L’indiscipline des Bleus
Treize pénalités concédées (près du double des Springboks, 7), dont cinq alors qu’ils étaient en possession de la balle. Les Bleus ont franchement failli dans le domaine de la discipline, sanctionnés en mêlée fermée (cinq fois), hors-jeu en défense, et parfois pris dans la bataille des rucks. Lors des vingt dernières minutes, ils ont ainsi multiplié les fautes, dans leurs 22 mètres (3) et en milieu de terrain (six pénalités concédées entre la 60e et la 71e minute…), ne parvenant pas à inverser la pression pour une domination implacable des doubles champions du monde. Ceux-ci, sûr de leurs forces, ont fini par préférer les pénaltouches aux trois points pour deux essais inscrits par ce biais.
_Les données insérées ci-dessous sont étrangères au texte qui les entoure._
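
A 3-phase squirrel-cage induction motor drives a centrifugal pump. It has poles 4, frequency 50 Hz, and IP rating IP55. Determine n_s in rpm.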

Sans oublier le carton jaune récolté, légitimement, par Louis Bielle-Biarrey pour un en-avant volontaire à la 63e minute. Le score était alors de 17-13 en faveur des Bleus. Quand l’ailier de l’UBB est revenu sur le terrain, il était passé à 17-25. Rédhibitoire. Le tournant du match.
Le banc fait flop
Souvent, avec Fabien Galthié, les remplaçants tricolores ont sauvé la patrie, apporté un nouvel élan décisif. Pas ce samedi soir. Les piliers, en souffrance, remplacés dès la 48e minute ? Le Toulousain Aldegheri sera à son tour sanctionné deux fois en mêlée. Romain Taofifenua censé apporter sa puissance ? Il n’a jamais pesé lors des 32 minutes passées sur le terrain. Sans parler de Hugo Auradou, rentré à la 71e minute en pleine tempête australe… Au relais de Nolann Le Garrec, à l’heure de jeu, Maxime Lucu a été invisible en attaque. Le seul qui a quelque peu tiré son épingle du jeu est le troisième-ligne Oscar Jegou. Il a offert à Thomas Ramos les derniers points tricolores, à la 59e minute, sur un grattage. Le Rochelais a assené six plaquages (un seul raté), mais son seul apport s’avère, évidemment insuffisant. Le sélectionneur avait fait le pari d’une rotation massive et précoce (cinq avants changés à la 48e minute). «On voulait mettre en place une équipe avant eux, pour ne pas lâcher du terrain.» Pari perdu. Mais il refuse d’incriminer ses remplaçants. «C’est une déception collective. Qu’il ne faut pas imputer aux entrants car ils ont donné tout ce qu’ils pouvaient.»